Ayer se celebró el Día Mundial de la Libertad de Prensa. Como decía hace unos días, hay días internacionales para casi todo y casi todos, siempre con un mínimo común denominador: el riesgo de caer en el olvido. La libertad de prensa no sufre este riesgo. Es algo peor: se desdibuja y llega un día en que creemos que la libertad de prensa es esto, y lo celebramos, claro. El movimiento es apenas imperceptible y se produce a base de pequeñas salpicaduras que se van agrandando como una mancha de aceite en un tejido tan permeable como el social.
Curioso que sea precisamente hoy cuando se celebra la libertad de prensa: miles, millones de periodistas en todo el mundo tuitean y retuitean, postean y repostean, repiten y reverberan un mensaje orquestado hasta el más mínimo detalle, pese a lo zafio de las formas.
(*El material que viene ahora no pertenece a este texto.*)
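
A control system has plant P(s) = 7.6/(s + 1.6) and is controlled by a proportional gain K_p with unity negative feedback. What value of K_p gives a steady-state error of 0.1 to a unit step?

For a type-0 loop with proportional control, e_ss = 1/(1 + K_p·P(0)).
P(0) = 4.75. Require 1/(1 + K_p·4.75) = 0.1, so 1 + 4.75·K_p = 10.
K_p = (10 − 1)/4.75 = 1.89.

K_p = 1.89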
Agridulce celebración ésta, sobre todo si recordamos que, en lo que va de año, han muerto 18 periodistas en conflictos armados (¿armados por quién?) y el español Manu Bravo sigue preso en Libia, y cuando miles de periodistas mueren aquí por dentro engrosando las filas del paro y los bolsillos de economistas metidos a líderes de opinión, cuando la precariedad laboral es el pan nuestro de cada día y los pagos a los colaboradores vampirizados se diluyen con el fogonazo de la factura de la luz.
Ya se preparan renovadas medidas de seguridad ante futuras represalias por la presunta muerte de Bin Laden. Yo, que creía que podría llevar gel, champú, mi ansiado acondicionador en la maleta y una navaja para cortar la comida que no me da Iberia, y resulta que ahora seremos más sospechosos que nunca. ¿Y la libertad? Ah, sí… de mercado.